Porque Susana Díaz ya ha dicho donde quiere estar y cual quiere que sea su futuro; ella ya se ha montado en el tren hacia Madrid, que es a lo que ella aspira, soñando verse algún día en el Palacio de La Moncloa. Y es que doña Susana ya no tiene la cabeza en Andalucía, esto ya se le ha quedado pequeño.

Pero ella pretende seguir de presidenta de la Junta y a la vez ser Secretaria General del PSOE, algo que Andalucía y los andaluces no nos merecemos, porque necesitamos un presidente que se dedique a esta tierra de manera permanente y no cuando le sobre el tiempo de su trabajo en Madrid.
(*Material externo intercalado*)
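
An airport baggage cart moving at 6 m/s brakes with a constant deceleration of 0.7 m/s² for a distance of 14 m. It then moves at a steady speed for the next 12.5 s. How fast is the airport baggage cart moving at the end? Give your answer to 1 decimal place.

4.0 m/s

Phase 1 (decelerating): v₀ = 6.00 m/s, a = -0.7 m/s².
v² = v₀² + 2aΔx = 6.00² + 2·-0.7·14 = 16.4 → v = 4.05 m/s
t = (v − v₀)/a = (4.05 − 6.00)/-0.7 = 2.79 s

Phase 2 (constant speed): v₀ = 4.05 m/s, a = 0 m/s².
v = v₀ + at = 4.05 + (0)(12.5) = 4.05 m/s
Δx = v₀t + ½at² = 4.05·12.5 + 0.5·0·12.5² = 50.6 m
Final speed = 4.05 m/s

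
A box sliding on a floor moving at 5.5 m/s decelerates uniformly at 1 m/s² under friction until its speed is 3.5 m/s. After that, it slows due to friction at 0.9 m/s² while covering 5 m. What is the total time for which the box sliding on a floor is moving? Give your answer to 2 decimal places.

3.89 s

Phase 1 (decelerating): v₀ = 5.50 m/s, a = -1 m/s².
v = v₀ + at → t = (3.5 − 5.50) / -1 = 2.00 s
v² = v₀² + 2aΔx → Δx = (3.5² − 5.50²)/(2·-1) = 9.00 m

Phase 2 (decelerating): v₀ = 3.50 m/s, a = -0.9 m/s².
v² = v₀² + 2aΔx = 3.50² + 2·-0.9·5 = 3.25 → v = 1.80 m/s
t = (v − v₀)/a = (1.80 − 3.50)/-0.9 = 1.89 s
Total time = 2.00 + 1.89 = 3.89 s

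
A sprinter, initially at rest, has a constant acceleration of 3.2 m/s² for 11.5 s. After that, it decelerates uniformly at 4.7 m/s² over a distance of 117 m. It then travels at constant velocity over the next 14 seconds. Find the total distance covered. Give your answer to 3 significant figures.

552 m

Phase 1 (accelerating): v₀ = 0 m/s, a = 3.2 m/s².
v = v₀ + at = 0 + (3.2)(11.5) = 36.8 m/s
Δx = v₀t + ½at² = 0·11.5 + 0.5·3.2·11.5² = 212 m

Phase 2 (decelerating): v₀ = 36.8 m/s, a = -4.7 m/s².
v² = v₀² + 2aΔx = 36.8² + 2·-4.7·117 = 254 → v = 16.0 m/s
t = (v − v₀)/a = (16.0 − 36.8)/-4.7 = 4.44 s

Phase 3 (constant speed): v₀ = 16.0 m/s, a = 0 m/s².
v = v₀ + at = 16.0 + (0)(14) = 16.0 m/s
Δx = v₀t + ½at² = 16.0·14 + 0.5·0·14² = 223 m
Total distance = 212 + 117 + 223 = 552 m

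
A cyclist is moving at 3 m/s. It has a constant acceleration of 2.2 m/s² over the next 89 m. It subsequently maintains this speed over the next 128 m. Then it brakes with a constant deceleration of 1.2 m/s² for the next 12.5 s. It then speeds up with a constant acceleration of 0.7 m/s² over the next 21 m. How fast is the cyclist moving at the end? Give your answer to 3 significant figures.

7.39 m/s

Phase 1 (accelerating): v₀ = 3.00 m/s, a = 2.2 m/s².
v² = v₀² + 2aΔx = 3.00² + 2·2.2·89 = 401 → v = 20.0 m/s
t = (v − v₀)/a = (20.0 − 3.00)/2.2 = 7.73 s

Phase 2 (constant speed): v₀ = 20.0 m/s, a = 0 m/s².
Constant speed: t = d/v = 128/20.0 = 6.40 s

Phase 3 (decelerating): v₀ = 20.0 m/s, a = -1.2 m/s².
v = v₀ + at = 20.0 + (-1.2)(12.5) = 5.01 m/s
Δx = v₀t + ½at² = 20.0·12.5 + 0.5·-1.2·12.5² = 156 m

Phase 4 (accelerating): v₀ = 5.01 m/s, a = 0.7 m/s².
v² = v₀² + 2aΔx = 5.01² + 2·0.7·21 = 54.6 → v = 7.39 m/s
t = (v − v₀)/a = (7.39 − 5.01)/0.7 = 3.39 s
Final speed = 7.39 m/s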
Con su decisión de ayer Susana Díaz ha abandonado Andalucía y a los andaluces, nos ha dejado claro que no estamos entre sus prioridades. Y lo lógico, tras este anuncio, es que presentara su dimisión como presidenta de la Junta, y que se nombrara a otra persona o que se convocaran elecciones para que los andaluces podamos decidir.

Pero no, ella no dejará el cargo, ella quiere seguir representando a los andaluces desde Madrid. Es su forma de faltarnos el respeto, de abandonarnos. Porque a Susana Díaz Andalucía en realidad se la bufa, como diría su amiguito Pablo Iglesias. Ella ya nos ha abandonado.